I arrived at the Penn campus early yesterday, first to have tea with Gregory Djanikian, a poet, a mentor, and the director of the creative writing staff. We talked of students and what might be yielded to them, talked of what remains, or should. We walked, then, to the eastern wedge of the campus, where Greg has a standing Monday squash game, and where I, by virtue of proximity to a once-familiar structure, remembered my own days on the varsity team.

I said goodbye to Greg, then met Jay Kirk on the library steps. I had an elephant's eye for him—glass, a taxidermist's tool, an object found at Paxton Gate during a San Francisco trip. Up Locust Walk, then, Jay and I went, talking of books, rehearsing history, recalling the days, mine, when again and again my work was rejected for its lack of commercial viability.
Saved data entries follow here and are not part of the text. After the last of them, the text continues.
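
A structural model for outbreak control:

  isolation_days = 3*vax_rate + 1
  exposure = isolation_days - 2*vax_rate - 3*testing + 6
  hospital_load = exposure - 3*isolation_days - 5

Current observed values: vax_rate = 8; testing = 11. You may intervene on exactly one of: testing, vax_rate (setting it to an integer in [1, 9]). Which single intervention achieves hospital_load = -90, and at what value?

set vax_rate = 7

Intervening on testing: hospital_load = -3*testing - 65. Reaching -90 requires testing = 25/3, not an integer.
Intervening on vax_rate: with other inputs at their observed values, hospital_load = -8*vax_rate - 34. Solving for -90 gives vax_rate = 7, within [1, 9].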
We talked about English 145, and about Jay's narrative nonfiction, and about what I hoped he might relate to the students of my class.
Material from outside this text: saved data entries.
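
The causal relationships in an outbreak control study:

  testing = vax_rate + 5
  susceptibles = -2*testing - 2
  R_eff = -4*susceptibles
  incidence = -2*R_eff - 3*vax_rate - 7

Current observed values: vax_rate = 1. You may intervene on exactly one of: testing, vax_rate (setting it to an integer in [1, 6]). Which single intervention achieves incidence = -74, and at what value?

Intervening on testing: with other inputs at their observed values, incidence = -16*testing - 26. Solving for -74 gives testing = 3, within [1, 6].
Intervening on vax_rate: incidence = -19*vax_rate - 103. Reaching -74 requires vax_rate = -29/19, not an integer.

set testing = 3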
After lunch, Jay was there, in Room 209, engaging these young writers, as I knew he would, with stories about funeral home directors and brothels, a lesbian retirement community, Rwanda's post-genocide tourism business. In structure lies meaning, Jay told the class. Scene making is story making. Write your authentic self—your fears, your not knowing, your questions—directly onto the page.

They do. They have. For we critiqued the students' memoirs then—powerful, personal stories that demanded respect and received it. Talent matters in writing workshops, of course it does, but so do intellectual integrity and kindness. My students bring all three to class. They move me to tears. I can't help it.